The Longest (busiest) Day

The list of things to do was long and it included a fruit cage and a greenhouse (the ‘greenhouse’ was actually one of those plastic tall things from Wilkinsons).

There had been a mixture of sunny days and small bursts of rain during the week and so I was not surprised that the plot needed quite a bit of weeding even after a week. A lot of digging out bindweed and hoeing off the small weeds in between the onions. Good to see all the onion sets have sorted themselves out and are looking onion like, the ones from seed are still looking like tiny bits of grass. The overwintering onions from seed are looking very much like onions. I was pleased to see all of the first two rows of potatoes had come up, I noticed one or two of the second lot of potatoes were following.

I bought a load of tools up the plot. This included a hammer which meant I could straighten the path by the raspberries where the edging had fallen over months ago spilling out wood chip onto the raspberry bed. I hammered in a pre-made wooden stake, straitening up the path and tidy it all up.

Moving onto the broad beans and I was happy to see quite a number of pods growing, some of them ready for picking if you like small baby broad beans. Something of a success after a very cold start to the year which killed off a lot of early flowering plants, they all bounced back (apart from one) and now look like they were ever in trouble.

I planted out some strawberry plants that were potted up from runners at home and have been in (too small) pots for months waiting for something to happen. I filled some gaps with them.

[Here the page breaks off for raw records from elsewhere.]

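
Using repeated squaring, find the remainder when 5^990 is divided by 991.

1

5^1 ≡ 5 (mod 991)
5^2 ≡ 5^2 = 25 ≡ 25 (mod 991)
5^4 ≡ 25^2 = 625 ≡ 625 (mod 991)
5^8 ≡ 625^2 = 390625 ≡ 171 (mod 991)
5^16 ≡ 171^2 = 29241 ≡ 502 (mod 991)
5^32 ≡ 502^2 = 252004 ≡ 290 (mod 991)
5^64 ≡ 290^2 = 84100 ≡ 856 (mod 991)
5^128 ≡ 856^2 = 732736 ≡ 387 (mod 991)
5^256 ≡ 387^2 = 149769 ≡ 128 (mod 991)
5^512 ≡ 128^2 = 16384 ≡ 528 (mod 991)
990 = 512 + 256 + 128 + 64 + 16 + 8 + 4 + 2 in binary powers of 2.
So 5^990 ≡ 528 · 128 · 387 · 856 · 502 · 171 · 625 · 25 ≡ 1 (mod 991).
Since the result is 1, base 5 gives no evidence that 991 is composite.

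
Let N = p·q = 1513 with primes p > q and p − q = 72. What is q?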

The main part of the day would be the building of the fruit cage. The wood I used was off of someone’s roof what I took out of the skip from a neighbour last year and had been storing it ever since. In the autumn I moved the gooseberry bushes to be next to the currant bushes so that everything would be in the same place. I had hopped to have built it all by now, but never got round to it. Seeing the buds of new fruit appearing on the bushes last week I thought I could leave it no longer.

By the time the battery in my drill ran out (it was on half charge before I started) I had built the basic shape. Due to ease, I made the cage just slightly shorter than I had wanted which means I have a gooseberry bush sitting outside of it, but there is room for it to come inside in the Autumn when I can move it. I re-visited later in the day, armed with a different battery and put on some more finishing touches to make it more rigid. It’s not completely straight or square which is fine and was never the intention (I would had packed my spirit level and square if I had wanted that), just something made out of a waste wood to do a job. I put over some green scaffold netting over bits of it just as a temporary bit of covering.

I didn’t get it completed, even on my second visit of the day. I wanted to use some of the time to pick up some bags of manure that get dropped off for 10p a bag and use it to make a bed for squash plants that I will plant out at the end of the month. Such plants have always dried out and died when I’ve attempted it on the plot before, although at home last year we had a good result with butternut squashes. My thinking was at the plot it is constant sun throughout the summer which dries the clay ground out quickly and the squashes die or certainly never thrive enough to do anything. I’ve sown loads of different squash this year and will split them between the garden and the plot. I’m hoping the extra organic matter I have dug in will help it loose it’s clay qualities, I might even shade it a bit (but not too much) for full on day long sun to help things, at the same time as knowing they like a lot of sun. A hard balance know.

Between the two plot visits I worked in the garden putting up the little plastic greenhouse thing we got from Wilkingsons in a a sale for about £2 a couple of years ago. I wasn’t going to use it but I soon found that I was lacking growing space undercover outside which means our window sills are fully of small plants. I felt that once I had potted up the millions of tomato plants I just would not be able to keep those indoors on the window and so the little greenhouse would have to come out. Straight away I popped in the parsnips (yet to germinate) and filled the rest with the said tomatoes. A mixture of tumbling Toms (I’ll keep at home), some black tomatoes, yellow delight, and plum tomatoes that will end up on the plot. The troublesome sprouts seedlings which I seemed to have hardly any germinate so far until this week when millions popped up, were put into seed trays. I also put in the sunflower seedlings.

Other seedlings were put into the ground. Spinach and spring onions join the lettuce that is already in the ground. Nothing has grown much yet, it’s been too cold and so the plants just sit in the ground waiting for the end of the cold snap that will hopefully soon be over. It is May now after all.